The pic of the mound with the body of water, appears the mound is the over burden from digging out that stock tank.
Something to shore up the south end of the pond and prevent it from becoming / initiating the next earth slump. (Beaver dam seems unlikely. :)
Has anyone thought to just ask Keith Richards?
He was likely there when it happened
“Glad to be here, glad to be anywhere.” — Keith Richards
Dendrochronological analysis of these timbers indicates that the mound was built around A.D. 551, or about 15 years after a volcanic eruption that led to the so-called Dust Veil Event, which caused large-scale climate disruptions in the Northern Hemisphere, including cooling, crop failures, famine, and population decline. Gustavsen thinks that the trees found in the mound had been felled by the landslide and that the mound was built in response to the disaster.
“I think this study shows that by shifting the focus from mounds as primarily mortuary structures to mounds as primarily ritual structures that were sometimes also used for burials, we can get closer to understanding what lies behind the mound phenomenon in general,”
There was a terrible landslide in Washington state that wiped out a community near OSO, Washington. 43 people lost, some never to be recovered. It took them 10 years to build a memorial site, it is very nice and well thought out. Sadly it will not come close to lasting 1500 years.
Back in the day there was a company tasked with how to mark the proposed nuclear waste site.
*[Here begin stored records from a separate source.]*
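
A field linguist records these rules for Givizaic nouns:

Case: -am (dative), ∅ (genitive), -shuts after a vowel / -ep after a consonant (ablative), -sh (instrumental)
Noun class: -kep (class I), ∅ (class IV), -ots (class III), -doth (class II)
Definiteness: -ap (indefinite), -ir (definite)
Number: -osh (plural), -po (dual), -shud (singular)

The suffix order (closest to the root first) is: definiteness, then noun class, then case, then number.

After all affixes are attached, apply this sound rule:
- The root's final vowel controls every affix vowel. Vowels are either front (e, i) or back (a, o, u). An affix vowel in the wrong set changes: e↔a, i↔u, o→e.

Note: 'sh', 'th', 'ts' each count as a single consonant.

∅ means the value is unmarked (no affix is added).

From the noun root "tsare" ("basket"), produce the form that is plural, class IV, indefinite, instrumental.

Attach definiteness indefinite -ap → tsareap.
noun class = class IV: zero marking, form stays tsareap.
Attach case instrumental -sh → tsareapsh.
Attach number plural -osh → tsareapshosh.
Apply vowel harmony: tsareapshosh → tsareepshesh.

tsareepshesh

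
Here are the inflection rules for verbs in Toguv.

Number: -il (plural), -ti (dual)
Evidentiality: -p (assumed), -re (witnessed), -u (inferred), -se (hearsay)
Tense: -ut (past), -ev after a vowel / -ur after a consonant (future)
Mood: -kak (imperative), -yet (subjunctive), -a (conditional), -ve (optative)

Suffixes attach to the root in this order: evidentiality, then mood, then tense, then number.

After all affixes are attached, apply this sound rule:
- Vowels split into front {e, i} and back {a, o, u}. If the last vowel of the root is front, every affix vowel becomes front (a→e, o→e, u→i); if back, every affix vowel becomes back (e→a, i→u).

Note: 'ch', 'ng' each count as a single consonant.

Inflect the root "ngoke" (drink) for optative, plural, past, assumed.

Attach evidentiality assumed -p → ngokep.
Attach mood optative -ve → ngokepve.
Attach tense past -ut → ngokepveut.
Attach number plural -il → ngokepveutil.
Apply vowel harmony: ngokepveutil → ngokepveitil.

ngokepveitil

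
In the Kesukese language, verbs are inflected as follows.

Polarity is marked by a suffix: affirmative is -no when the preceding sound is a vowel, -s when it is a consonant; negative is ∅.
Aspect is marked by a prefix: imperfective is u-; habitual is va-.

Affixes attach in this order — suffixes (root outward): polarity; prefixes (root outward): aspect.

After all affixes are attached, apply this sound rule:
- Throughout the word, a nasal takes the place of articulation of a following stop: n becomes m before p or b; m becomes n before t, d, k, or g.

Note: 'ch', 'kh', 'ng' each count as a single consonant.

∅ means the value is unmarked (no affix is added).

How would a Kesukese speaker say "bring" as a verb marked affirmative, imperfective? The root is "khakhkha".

ukhakhkhano

Attach aspect imperfective u- → ukhakhkha.
Attach polarity affirmative -no (after vowel 'a') → ukhakhkhano.
Nasal assimilation: no change.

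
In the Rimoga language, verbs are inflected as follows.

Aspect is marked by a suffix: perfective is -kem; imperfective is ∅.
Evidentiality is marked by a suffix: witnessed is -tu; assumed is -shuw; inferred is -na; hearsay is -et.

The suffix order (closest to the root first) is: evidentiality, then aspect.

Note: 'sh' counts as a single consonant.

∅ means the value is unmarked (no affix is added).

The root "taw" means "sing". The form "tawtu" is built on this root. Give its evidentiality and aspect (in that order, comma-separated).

witnessed, imperfective

Segment: taw-tu.
evidentiality: -tu → witnessed.
aspect: ∅ → imperfective.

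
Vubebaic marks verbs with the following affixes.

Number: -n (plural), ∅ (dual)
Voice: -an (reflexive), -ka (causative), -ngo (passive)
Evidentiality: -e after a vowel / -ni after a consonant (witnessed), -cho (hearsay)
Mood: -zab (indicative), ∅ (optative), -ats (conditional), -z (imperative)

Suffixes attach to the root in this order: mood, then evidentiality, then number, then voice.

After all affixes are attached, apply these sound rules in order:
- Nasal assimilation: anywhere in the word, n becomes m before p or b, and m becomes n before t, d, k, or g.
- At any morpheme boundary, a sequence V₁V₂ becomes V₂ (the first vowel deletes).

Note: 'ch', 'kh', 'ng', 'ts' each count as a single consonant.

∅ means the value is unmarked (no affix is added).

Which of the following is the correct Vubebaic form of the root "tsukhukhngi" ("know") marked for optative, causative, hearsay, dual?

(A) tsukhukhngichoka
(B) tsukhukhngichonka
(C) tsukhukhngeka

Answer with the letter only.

A

mood = optative: zero marking, form stays tsukhukhngi.
Attach evidentiality hearsay -cho → tsukhukhngicho.
number = dual: zero marking, form stays tsukhukhngicho.
Attach voice causative -ka → tsukhukhngichoka.
Nasal assimilation: no change.
Vowel deletion: no change.
So the correct form is tsukhukhngichoka, option (A).
(B) tsukhukhngichonka is wrong: it uses plural instead of dual for number.
(C) tsukhukhngeka is wrong: it uses witnessed instead of hearsay for evidentiality.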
And it needed to last and be understandable for whatever the millions/billions of years it would take for the waste to be safe as it decayed. Pretty much impossible I would think.
“Hey look George - a marker! I bet it is an old grave site with lots of gold and other treasures!! Grab your shovel!!!”
https://snohomishcountywa.gov/3965/SR-530-Slide-Memorial-2024
At many landslides near the terminus of the run off it is hummocky and wet. The slide brings down a lot of finer-grained materials with it which ponds up the water. This memorial mound may have placed at the terminus - just like the memorial at the Oso, Washington slide.